Le gouvernement de la Fédération Wallonie-Bruxelles a adopté, ce mercredi, l’avant-projet de décret relatif à la mise en œuvre du cours de philosophie et de citoyenneté (EPC).

Pour rappel, après l’enseignement primaire dans lequel il est organisé depuis le mois d’octobre, ce cours sera d’application dès la rentrée dans l’enseignement secondaire du réseau officiel. Il y sera donné à raison d’une ou de deux heures par semaine (pour les élèves qui le choisiront à la place du cours de morale ou d’un cours de religion).

Doutes budgétaires

Ce que précise cet avant-projet, ce sont les aspects organisationnels d’un cours qui avait occasionné beaucoup de difficultés de mise en pratique dans l’enseignement fondamental.

Ainsi, la Fédération Wallonie-Bruxelles confirme que les prof de morale ou de religion ne devraient pas perdre leur emploi. Pour ce faire, le gouvernement a assoupli les conditions d’accès à l’enseignement du cours. Au rang de ces assouplissements, notons qu’un prof qui donne religion ou morale, pourra également donner le cours d’EPC dans le même établissement. Cela n’était pas possible précédemment.

Les enseignants qui choisissent de donner le cours d’EPC devront cependant suivre une formation à la neutralité (excepté s’ils sortent de l’enseignement officiel), et une formation à la didactique spécifique au cours d’EPC d’ici 2021. Pour garantir ces formations, les enseignants bénéficieront de deux périodes par semaine pendant 4 ans.

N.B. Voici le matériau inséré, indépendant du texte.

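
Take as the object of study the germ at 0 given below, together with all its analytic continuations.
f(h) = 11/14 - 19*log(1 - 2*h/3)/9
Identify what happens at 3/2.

The term (-19/9)*log(1 - h/(3/2)) has argument 1 - 3/2/(3/2) = 0 at 3/2: a logarithmic (infinitely-sheeted) branch point; the remaining terms are analytic or single-valued there.

The point is a logarithmic branch point.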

Enfin, alors que l’an dernier, dans le primaire, des prof devaient parfois enseigner dans neuf écoles différentes pour avoir un horaire complet, le nouveau décret limite à six le nombre maximal d’implantations dans lesquelles les enseignants doivent prester. En cas d’horaire incomplet, ils pourront coordonner des activités au sein des implantations : remédiations, animations, accompagnements…

Administrateur-délégué de l’enseignement des communes et des provinces, Roberto Galluccio note ces assouplissements. Il émet cependant des craintes quant aux réserves budgétaires nécessaires pour la mise en place des formations, ou pour assurer les mesures qui permettront de maintenir l’emploi. Il regrette également que ce décret arrive si tard. "Il doit encore passer devant le Conseil d’État. Il ne sera donc pas d’application avant un mois. C’est beaucoup trop tard alors que les écoles préparent leur rentrée."